Ninguna otra religión, incluida la mía, tiene tanta fuerza mística. Si a esto se unen los amigos hebreos, cada vez más numerosos, el trato siempre cordial del gobierno de Tel Aviv hacia nuestra persona y la extraordinaria literatura que ese pueblo ha sembrado en nosotros, se entenderá el apego emotivo por los hijos del Talmud, la Cábala y la Torá.
Existe una fiesta judía por la que siempre siento una atracción especial por lo que asumen de humana: es el ‘Yom Kipur’ o Día del Perdón. Un tiempo para la aflicción del alma y el arrepentimiento de los pecados, una festividad más recubierta de solemnidad que de tristeza, destacando en ella una liturgia rica en plegarias penitenciales y cantos, pero ante todo un descubrir a Yahvé, pues en esta solemnidad el judío errante, el apartado del sendero, acude normalmente a la sinagoga para seguir manteniendo viva, aunque sea débil, la lámpara de su creencia interior.

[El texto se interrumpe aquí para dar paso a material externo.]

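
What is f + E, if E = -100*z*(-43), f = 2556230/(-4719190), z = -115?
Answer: -233364201123/471919 ≈ -4.9450e+5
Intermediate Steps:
f = -255623/471919 (f = 2556230*(-1/4719190) = -255623/471919 ≈ -0.54167)
E = -494500 (E = -100*(-115)*(-43) = 11500*(-43) = -494500)
f + E = -255623/471919 - 494500 = -233364201123/471919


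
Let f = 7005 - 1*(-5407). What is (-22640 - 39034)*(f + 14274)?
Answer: -1645832364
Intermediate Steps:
f = 12412 (f = 7005 + 5407 = 12412)
(-22640 - 39034)*(f + 14274) = (-22640 - 39034)*(12412 + 14274) = -61674*26686 = -1645832364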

Para un cristiano con roída fe hidalga, seca y árida por lo demás, el Día del Perdón –sublime sobrenombre– posee un significado humanista tan profundo que nada tiene que ver con ello ese aprendizaje o estudio de su creencia guardada en la tradicional ley judía –la Mishná y la Guemará– norte y soporte de esa connivencia con Dios.
Un proverbio dice: “El hombre que perdona a sus enemigos haciéndoles bien, se parece al incienso, el cual embalsama el fuego que le consume”.
En la mayoría de los momentos, uno perdona tanto como ama. Un día escribimos –y alguien se asustó– que el único oficio de Dios es el de perdonar. No tiene otro; posiblemente amar, pero lo primero va unido inexorablemente a lo segundo.
Un pueblo, anteponiendo en lo más profundo de su esencia un día para el perdón, merece admiración. Sé poco de los conceptos hebraicos, a lo máximo lo arrancado de alguna que otra lectura, pero existe algo en esa antigua fe, en la forma ancestral de su riquísima liturgia, que me embelesa, envuelve mi deteriorado humanismo en una esponja y lo refresca.
Una noche en el Kibutz Kfar Guiladia, en la frontera del norte, unos colonos levantaron una hoguera y en un coro de regocijo unido por la camaradería, alguien rompió el aire con un balada popular. No recordamos todas las estrofas, sólo algunas por el significado asumido por nosotros tiempo después, aunque eso sea ya otra historia.
“Dejemos atrás lo que hubo,/ vivamos sólo en el canto”.